The former Lotus CEO, best known for the five-model recovery plan that blew up a storm of controversy when launched in 2010, may have departed Hethel in a flurry of legal recriminations, but it was always clear he had too many friends and too much influence in the unfathomable world of cars for the super-rich for him merely to fade away.
Yet the size and scale of Bahar’s comeback has surprised even the man himself. Today he is founder and CEO of a two-year-old Modena-based automotive design and engineering company, Ares, named for the Greek god of war.
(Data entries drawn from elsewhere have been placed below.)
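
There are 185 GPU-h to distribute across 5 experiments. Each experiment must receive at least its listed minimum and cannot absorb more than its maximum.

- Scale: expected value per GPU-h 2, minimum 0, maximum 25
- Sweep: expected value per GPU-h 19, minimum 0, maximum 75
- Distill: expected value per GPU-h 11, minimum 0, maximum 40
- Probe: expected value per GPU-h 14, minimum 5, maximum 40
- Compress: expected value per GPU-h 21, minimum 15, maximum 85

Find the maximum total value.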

Its core business is improving “everything you see or touch” in super-luxury cars to make them more exclusive and distinctive than the original maker’s build processes could ever allow.
Most projects go to Middle Eastern or Asian clients, and the company has already delivered 120 of them.
The big secret, says Bahar, is to cast the owner as the car’s creator, while giving him or her access to top-class designers to translate wishes into reality. Prices are high but not quite stratospheric, he says. A full-on redesign of a Range Rover interior in wood instead of leather – a four-week job – would set you back £75,000.
The entire recladding of an existing car in unique carbonfibre panels – an eight-month task – will likely carry a bill of £750,000. Really big jobs can go into seven figures.
Why set the business up in Modena? Because set-up costs are lower than in Germany, the original target area, and there is also a “remarkable” talent pool there that contains most of Italy’s fast-car factories.
The company has moved to bigger premises once already, and will do it again before an official opening planned for September. In the meantime, there are plans, due to reach fruition in the next couple of weeks, to open a UK Ares showroom “in the Piccadilly area”.
For a business like this, Bahar reckons you need headquarters in London, Dubai, Hong Kong and Shanghai as well as the Modenese factory. “Clients in this bracket may visit the factory once,” says Bahar, “but after that they want to go somewhere more convenient.”
The whole Ares proposition rests heavily on research Bahar and his five or six backers (several from his core team at Lotus) carried out over the year or so they took fleshing out a new project. What they discovered was a whole strand of car consumers who can afford anything they want, often buying top-end cars at a rate of a dozen or more a year.